THE MADE-UP INDIA TRIP COSTS…. President Obama is getting ready to depart for a trip to India — it was scheduled long before the midterm elections — the right wants to complain about it. Apparently, it’s not cheap for a U.S. delegation to travel abroad.
First, Drudge and Limbaugh started whining about a $200 million-per-day price tag. Then Glenn Beck. Then Sean Hannity.
And last night, Rep. Michele Bachmann (R-Minn.) got in on the act. CNN’s Anderson Cooper asked her to detail the kind of spending cuts the public can expect from the new House Republican majority. She didn’t answer, exactly, but Bachmann did complain about the India trip.

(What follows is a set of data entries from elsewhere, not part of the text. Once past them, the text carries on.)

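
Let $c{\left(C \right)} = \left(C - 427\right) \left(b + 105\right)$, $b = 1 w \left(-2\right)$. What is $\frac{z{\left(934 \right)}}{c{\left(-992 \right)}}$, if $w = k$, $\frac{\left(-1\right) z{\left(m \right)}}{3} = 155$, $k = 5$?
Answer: $\frac{31}{8987} \approx 0.0034494$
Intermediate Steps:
$z{\left(m \right)} = -465$ ($z{\left(m \right)} = \left(-3\right) 155 = -465$)
$w = 5$
$b = -10$ ($b = 1 \cdot 5 \left(-2\right) = 5 \left(-2\right) = -10$)
$c{\left(C \right)} = -40565 + 95 C$ ($c{\left(C \right)} = \left(C - 427\right) \left(-10 + 105\right) = \left(-427 + C\right) 95 = -40565 + 95 C$)
$\frac{z{\left(934 \right)}}{c{\left(-992 \right)}} = - \frac{465}{-40565 + 95 \left(-992\right)} = - \frac{465}{-40565 - 94240} = - \frac{465}{-134805} = \left(-465\right) \left(- \frac{1}{134805}\right) = \frac{31}{8987}$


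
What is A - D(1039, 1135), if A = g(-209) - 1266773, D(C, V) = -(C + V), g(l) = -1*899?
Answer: -1265498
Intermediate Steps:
g(l) = -899
D(C, V) = -C - V
A = -1267672 (A = -899 - 1266773 = -1267672)
A - D(1039, 1135) = -1267672 - (-1*1039 - 1*1135) = -1267672 - (-1039 - 1135) = -1267672 - 1*(-2174) = -1267672 + 2174 = -1265498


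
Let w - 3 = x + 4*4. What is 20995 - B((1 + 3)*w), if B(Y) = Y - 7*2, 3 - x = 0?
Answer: 20921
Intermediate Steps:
x = 3 (x = 3 - 1*0 = 3 + 0 = 3)
w = 22 (w = 3 + (3 + 4*4) = 3 + (3 + 16) = 3 + 19 = 22)
B(Y) = -14 + Y (B(Y) = Y - 14 = -14 + Y)
20995 - B((1 + 3)*w) = 20995 - (-14 + (1 + 3)*22) = 20995 - (-14 + 4*22) = 20995 - (-14 + 88) = 20995 - 1*74 = 20995 - 74 = 20921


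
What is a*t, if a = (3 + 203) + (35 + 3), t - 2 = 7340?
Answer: 1791448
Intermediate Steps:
t = 7342 (t = 2 + 7340 = 7342)
a = 244 (a = 206 + 38 = 244)
a*t = 244*7342 = 1791448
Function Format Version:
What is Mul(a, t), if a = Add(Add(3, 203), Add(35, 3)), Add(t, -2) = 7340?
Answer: 1791448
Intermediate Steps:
t = 7342 (t = Add(2, 7340) = 7342)
a = 244 (a = Add(206, 38) = 244)
Mul(a, t) = Mul(244, 7342) = 1791448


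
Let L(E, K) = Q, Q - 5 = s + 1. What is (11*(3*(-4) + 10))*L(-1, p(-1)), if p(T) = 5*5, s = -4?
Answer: -44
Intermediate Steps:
p(T) = 25
Q = 2 (Q = 5 + (-4 + 1) = 5 - 3 = 2)
L(E, K) = 2
(11*(3*(-4) + 10))*L(-1, p(-1)) = (11*(3*(-4) + 10))*2 = (11*(-12 + 10))*2 = (11*(-2))*2 = -22*2 = -44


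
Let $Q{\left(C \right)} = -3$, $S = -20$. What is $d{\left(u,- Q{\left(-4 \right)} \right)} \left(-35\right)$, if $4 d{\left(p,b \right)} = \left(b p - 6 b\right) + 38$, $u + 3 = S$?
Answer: $\frac{1715}{4} \approx 428.75$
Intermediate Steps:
$u = -23$ ($u = -3 - 20 = -23$)
$d{\left(p,b \right)} = \frac{19}{2} - \frac{3 b}{2} + \frac{b p}{4}$ ($d{\left(p,b \right)} = \frac{\left(b p - 6 b\right) + 38}{4} = \frac{\left(- 6 b + b p\right) + 38}{4} = \frac{38 - 6 b + b p}{4} = \frac{19}{2} - \frac{3 b}{2} + \frac{b p}{4}$)
$d{\left(u,- Q{\left(-4 \right)} \right)} \left(-35\right) = \left(\frac{19}{2} - \frac{3 \left(\left(-1\right) \left(-3\right)\right)}{2} + \frac{1}{4} \left(\left(-1\right) \left(-3\right)\right) \left(-23\right)\right) \left(-35\right) = \left(\frac{19}{2} - \frac{9}{2} + \frac{1}{4} \cdot 3 \left(-23\right)\right) \left(-35\right) = \left(\frac{19}{2} - \frac{9}{2} - \frac{69}{4}\right) \left(-35\right) = \left(- \frac{49}{4}\right) \left(-35\right) = \frac{1715}{4}$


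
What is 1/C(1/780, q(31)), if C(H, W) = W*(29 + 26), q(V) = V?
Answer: 1/1705 ≈ 0.00058651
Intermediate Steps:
C(H, W) = 55*W (C(H, W) = W*55 = 55*W)
1/C(1/780, q(31)) = 1/(55*31) = 1/1705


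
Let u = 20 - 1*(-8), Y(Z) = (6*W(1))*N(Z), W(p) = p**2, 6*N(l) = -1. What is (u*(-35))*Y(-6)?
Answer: 980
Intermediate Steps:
N(l) = -1/6 (N(l) = (1/6)*(-1) = -1/6)
Y(Z) = -1 (Y(Z) = (6*1**2)*(-1/6) = (6*1)*(-1/6) = 6*(-1/6) = -1)
u = 28 (u = 20 + 8 = 28)
(u*(-35))*Y(-6) = (28*(-35))*(-1) = -980*(-1) = 980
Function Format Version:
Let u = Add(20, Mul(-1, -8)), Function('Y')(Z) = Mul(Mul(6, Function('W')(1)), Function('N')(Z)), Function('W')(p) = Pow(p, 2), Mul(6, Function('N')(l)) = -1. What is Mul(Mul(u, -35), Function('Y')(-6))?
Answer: 980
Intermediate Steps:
Function('N')(l) = Rational(-1, 6) (Function('N')(l) = Mul(Rational(1, 6), -1) = Rational(-1, 6))
Function('Y')(Z) = -1 (Function('Y')(Z) = Mul(Mul(6, Pow(1, 2)), Rational(-1, 6)) = Mul(Mul(6, 1), Rational(-1, 6)) = Mul(6, Rational(-1, 6)) = -1)
u = 28 (u = Add(20, 8) = 28)
Mul(Mul(u, -35), Function('Y')(-6)) = Mul(Mul(28, -35), -1) = Mul(-980, -1) = 980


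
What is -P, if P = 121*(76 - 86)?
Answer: 1210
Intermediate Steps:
P = -1210 (P = 121*(-10) = -1210)
-P = -1*(-1210) = 1210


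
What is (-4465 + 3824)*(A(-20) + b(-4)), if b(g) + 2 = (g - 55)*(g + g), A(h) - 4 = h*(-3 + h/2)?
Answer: -470494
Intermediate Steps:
A(h) = 4 + h*(-3 + h/2)
b(g) = -2 + 2*g*(-55 + g) (b(g) = -2 + (g - 55)*(g + g) = -2 + (-55 + g)*(2*g) = -2 + 2*g*(-55 + g))
(-4465 + 3824)*(A(-20) + b(-4)) = (-4465 + 3824)*((4 + (½)*(-20)² - 3*(-20)) + (-2 - 110*(-4) + 2*(-4)²)) = -641*((4 + (½)*400 + 60) + (-2 + 440 + 2*16)) = -641*((4 + 200 + 60) + (-2 + 440 + 32)) = -641*(264 + 470) = -641*734 = -470494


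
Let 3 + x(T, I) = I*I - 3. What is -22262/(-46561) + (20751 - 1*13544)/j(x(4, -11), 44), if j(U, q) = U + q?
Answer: 339104785/7403199 ≈ 45.805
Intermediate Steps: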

“Well I think we know that just within a day or so the President of the United States will be taking a trip over to India that is expected to cost the taxpayers $200 million a day,” Bachmann said. “He’s taking two thousand people with him. He’ll be renting out over 870 rooms in India. And these are 5-star hotel rooms at the Taj Mahal Palace hotel. This is the kind of over-the-top spending, it’s a very small example, Anderson.” […]
“But don’t all Presidents take overseas trips, and stay in hotels where there’s security?” Cooper asked Bachmann.

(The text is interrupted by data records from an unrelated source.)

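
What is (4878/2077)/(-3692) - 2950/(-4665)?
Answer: 2259868193/3577254486 ≈ 0.63173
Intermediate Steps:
(4878/2077)/(-3692) - 2950/(-4665) = (4878*(1/2077))*(-1/3692) - 2950*(-1/4665) = (4878/2077)*(-1/3692) + 590/933 = -2439/3834142 + 590/933 = 2259868193/3577254486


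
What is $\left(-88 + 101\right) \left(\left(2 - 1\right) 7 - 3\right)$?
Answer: $52$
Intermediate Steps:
$\left(-88 + 101\right) \left(\left(2 - 1\right) 7 - 3\right) = 13 \left(\left(2 - 1\right) 7 - 3\right) = 13 \left(1 \cdot 7 - 3\right) = 13 \left(7 - 3\right) = 13 \cdot 4 = 52$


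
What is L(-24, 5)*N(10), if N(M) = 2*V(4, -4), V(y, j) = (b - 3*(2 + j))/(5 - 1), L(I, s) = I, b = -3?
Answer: -36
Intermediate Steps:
V(y, j) = -9/4 - 3*j/4 (V(y, j) = (-3 - 3*(2 + j))/(5 - 1) = (-3 + (-6 - 3*j))/4 = (-9 - 3*j)*(1/4) = -9/4 - 3*j/4)
N(M) = 3/2 (N(M) = 2*(-9/4 - 3/4*(-4)) = 2*(-9/4 + 3) = 2*(3/4) = 3/2)
L(-24, 5)*N(10) = -24*3/2 = -36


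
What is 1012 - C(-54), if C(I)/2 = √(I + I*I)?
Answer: 1012 - 6*√318 ≈ 905.00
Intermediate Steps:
C(I) = 2*√(I + I²) (C(I) = 2*√(I + I*I) = 2*√(I + I²))
1012 - C(-54) = 1012 - 2*√(-54*(1 - 54)) = 1012 - 2*√(-54*(-53)) = 1012 - 2*√2862 = 1012 - 2*3*√318 = 1012 - 6*√318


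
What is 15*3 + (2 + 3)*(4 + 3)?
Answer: 80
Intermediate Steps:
15*3 + (2 + 3)*(4 + 3) = 45 + 5*7 = 45 + 35 = 80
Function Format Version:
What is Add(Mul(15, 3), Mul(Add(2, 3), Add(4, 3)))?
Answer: 80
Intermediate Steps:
Add(Mul(15, 3), Mul(Add(2, 3), Add(4, 3))) = Add(45, Mul(5, 7)) = Add(45, 35) = 80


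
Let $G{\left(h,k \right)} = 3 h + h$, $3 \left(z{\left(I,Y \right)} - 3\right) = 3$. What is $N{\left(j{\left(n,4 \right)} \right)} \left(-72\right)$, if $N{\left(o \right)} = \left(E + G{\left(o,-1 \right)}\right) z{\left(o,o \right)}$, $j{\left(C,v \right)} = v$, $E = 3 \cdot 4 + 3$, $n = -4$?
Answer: $-8928$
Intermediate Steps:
$E = 15$ ($E = 12 + 3 = 15$)
$z{\left(I,Y \right)} = 4$ ($z{\left(I,Y \right)} = 3 + \frac{1}{3} \cdot 3 = 3 + 1 = 4$)
$G{\left(h,k \right)} = 4 h$
$N{\left(o \right)} = 60 + 16 o$ ($N{\left(o \right)} = \left(15 + 4 o\right) 4 = 60 + 16 o$)
$N{\left(j{\left(n,4 \right)} \right)} \left(-72\right) = \left(60 + 16 \cdot 4\right) \left(-72\right) = \left(60 + 64\right) \left(-72\right) = 124 \left(-72\right) = -8928$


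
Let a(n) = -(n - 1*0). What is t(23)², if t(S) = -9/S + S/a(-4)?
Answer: 243049/8464 ≈ 28.716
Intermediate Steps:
a(n) = -n (a(n) = -(n + 0) = -n)
t(S) = -9/S + S/4 (t(S) = -9/S + S/((-1*(-4))) = -9/S + S/4)
t(23)² = (-9/23 + (¼)*23)² = (-9*1/23 + 23/4)² = (-9/23 + 23/4)² = (493/92)² = 243049/8464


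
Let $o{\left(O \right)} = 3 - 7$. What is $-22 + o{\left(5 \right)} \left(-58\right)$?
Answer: $210$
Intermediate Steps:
$o{\left(O \right)} = -4$ ($o{\left(O \right)} = 3 - 7 = -4$)
$-22 + o{\left(5 \right)} \left(-58\right) = -22 - -232 = -22 + 232 = 210$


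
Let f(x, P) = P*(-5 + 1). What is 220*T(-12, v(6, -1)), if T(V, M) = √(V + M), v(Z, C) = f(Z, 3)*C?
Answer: 0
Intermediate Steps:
f(x, P) = -4*P (f(x, P) = P*(-4) = -4*P)
v(Z, C) = -12*C (v(Z, C) = (-4*3)*C = -12*C)
T(V, M) = √(M + V)
220*T(-12, v(6, -1)) = 220*√(-12*(-1) - 12) = 220*√(12 - 12) = 220*√0 = 220*0 = 0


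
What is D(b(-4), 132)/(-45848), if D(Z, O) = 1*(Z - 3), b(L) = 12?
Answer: -9/45848 ≈ -0.00019630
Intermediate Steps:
D(Z, O) = -3 + Z (D(Z, O) = 1*(-3 + Z) = -3 + Z)
D(b(-4), 132)/(-45848) = (-3 + 12)/(-45848) = 9*(-1/45848) = -9/45848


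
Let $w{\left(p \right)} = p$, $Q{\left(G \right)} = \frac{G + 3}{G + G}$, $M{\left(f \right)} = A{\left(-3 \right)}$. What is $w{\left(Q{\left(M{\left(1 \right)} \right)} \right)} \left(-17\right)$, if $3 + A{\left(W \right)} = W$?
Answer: $- \frac{17}{4} \approx -4.25$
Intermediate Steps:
$A{\left(W \right)} = -3 + W$
$M{\left(f \right)} = -6$ ($M{\left(f \right)} = -3 - 3 = -6$)
$Q{\left(G \right)} = \frac{3 + G}{2 G}$
$w{\left(Q{\left(M{\left(1 \right)} \right)} \right)} \left(-17\right) = \frac{3 - 6}{2 \left(-6\right)} \left(-17\right) = \frac{1}{2} \left(- \frac{1}{6}\right) \left(-3\right) \left(-17\right) = \frac{1}{4} \left(-17\right) = - \frac{17}{4}$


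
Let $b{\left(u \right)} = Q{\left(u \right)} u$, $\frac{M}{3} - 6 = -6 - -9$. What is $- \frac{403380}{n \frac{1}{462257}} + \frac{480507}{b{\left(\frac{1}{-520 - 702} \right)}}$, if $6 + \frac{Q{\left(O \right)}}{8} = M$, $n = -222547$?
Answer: $- \frac{16558148298193}{6231316} \approx -2.6572 \cdot 10^{6}$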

“Not, not, not at this level. We have never seen this sort of an entourage going with a President before. And I think this is an example of the massive overspending that we’ve seen, not only just in the last two years, but really in the last four,” she responded.
When told the White House has already said these figures are wildly inflated, Bachmann suggested administration officials are lying. She had no proof.

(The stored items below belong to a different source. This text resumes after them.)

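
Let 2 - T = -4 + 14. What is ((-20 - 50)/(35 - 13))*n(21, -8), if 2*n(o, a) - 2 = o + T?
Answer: -525/22 ≈ -23.864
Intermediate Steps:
T = -8 (T = 2 - (-4 + 14) = 2 - 1*10 = 2 - 10 = -8)
n(o, a) = -3 + o/2 (n(o, a) = 1 + (o - 8)/2 = 1 + (-8 + o)/2 = 1 + (-4 + o/2) = -3 + o/2)
((-20 - 50)/(35 - 13))*n(21, -8) = ((-20 - 50)/(35 - 13))*(-3 + (½)*21) = (-70/22)*(-3 + 21/2) = -70*1/22*(15/2) = -35/11*15/2 = -525/22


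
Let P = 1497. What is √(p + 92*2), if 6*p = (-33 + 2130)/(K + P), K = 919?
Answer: √268715674/1208 ≈ 13.570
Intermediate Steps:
p = 699/4832 (p = ((-33 + 2130)/(919 + 1497))/6 = (2097/2416)/6 = (2097*(1/2416))/6 = (⅙)*(2097/2416) = 699/4832 ≈ 0.14466)
√(p + 92*2) = √(699/4832 + 92*2) = √(699/4832 + 184) = √(889787/4832) = √268715674/1208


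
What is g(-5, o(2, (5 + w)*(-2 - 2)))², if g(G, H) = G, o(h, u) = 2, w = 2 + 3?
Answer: 25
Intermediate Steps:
w = 5
g(-5, o(2, (5 + w)*(-2 - 2)))² = (-5)² = 25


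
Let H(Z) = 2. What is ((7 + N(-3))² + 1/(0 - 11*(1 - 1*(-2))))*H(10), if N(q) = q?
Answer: 1054/33 ≈ 31.939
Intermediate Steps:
((7 + N(-3))² + 1/(0 - 11*(1 - 1*(-2))))*H(10) = ((7 - 3)² + 1/(0 - 11*(1 - 1*(-2))))*2 = (4² + 1/(0 - 11*(1 + 2)))*2 = (16 + 1/(0 - 11*3))*2 = (16 + 1/(0 - 33))*2 = (16 + 1/(-33))*2 = (16 - 1/33)*2 = (527/33)*2 = 1054/33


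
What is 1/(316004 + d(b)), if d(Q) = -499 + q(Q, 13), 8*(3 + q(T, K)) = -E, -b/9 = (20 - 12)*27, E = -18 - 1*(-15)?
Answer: 8/2524019 ≈ 3.1695e-6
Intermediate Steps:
E = -3 (E = -18 + 15 = -3)
b = -1944 (b = -9*(20 - 12)*27 = -72*27 = -9*216 = -1944)
q(T, K) = -21/8 (q(T, K) = -3 + (-1*(-3))/8 = -3 + (⅛)*3 = -3 + 3/8 = -21/8)
d(Q) = -4013/8 (d(Q) = -499 - 21/8 = -4013/8)
1/(316004 + d(b)) = 1/(316004 - 4013/8) = 1/(2524019/8) = 8/2524019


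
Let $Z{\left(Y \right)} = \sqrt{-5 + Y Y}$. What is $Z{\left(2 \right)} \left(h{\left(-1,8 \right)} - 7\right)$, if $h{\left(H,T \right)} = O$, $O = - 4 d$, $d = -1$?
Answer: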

Look, I realize the discourse can be mind-numbingly stupid at times, but this is just silly. Sometimes, presidents travel abroad on official business. It’s part of an effective foreign policy, and it’s not controversial. There are costs associated with these trips, but partisans usually know better than to whine incessantly about it.
For security reasons, the administration can’t actually release detailed figures, but independent analyses of the right-wing claim have concluded that the allegations are “probably false” and “highly doubtful.”
Given that the entire war in Afghanistan costs about $190 million a day, it seems highly unlikely this presidential visit to India will be even more expensive.
Jay Bookman described the entire argument on this “a case study in pathological lunacy.” That sounds about right.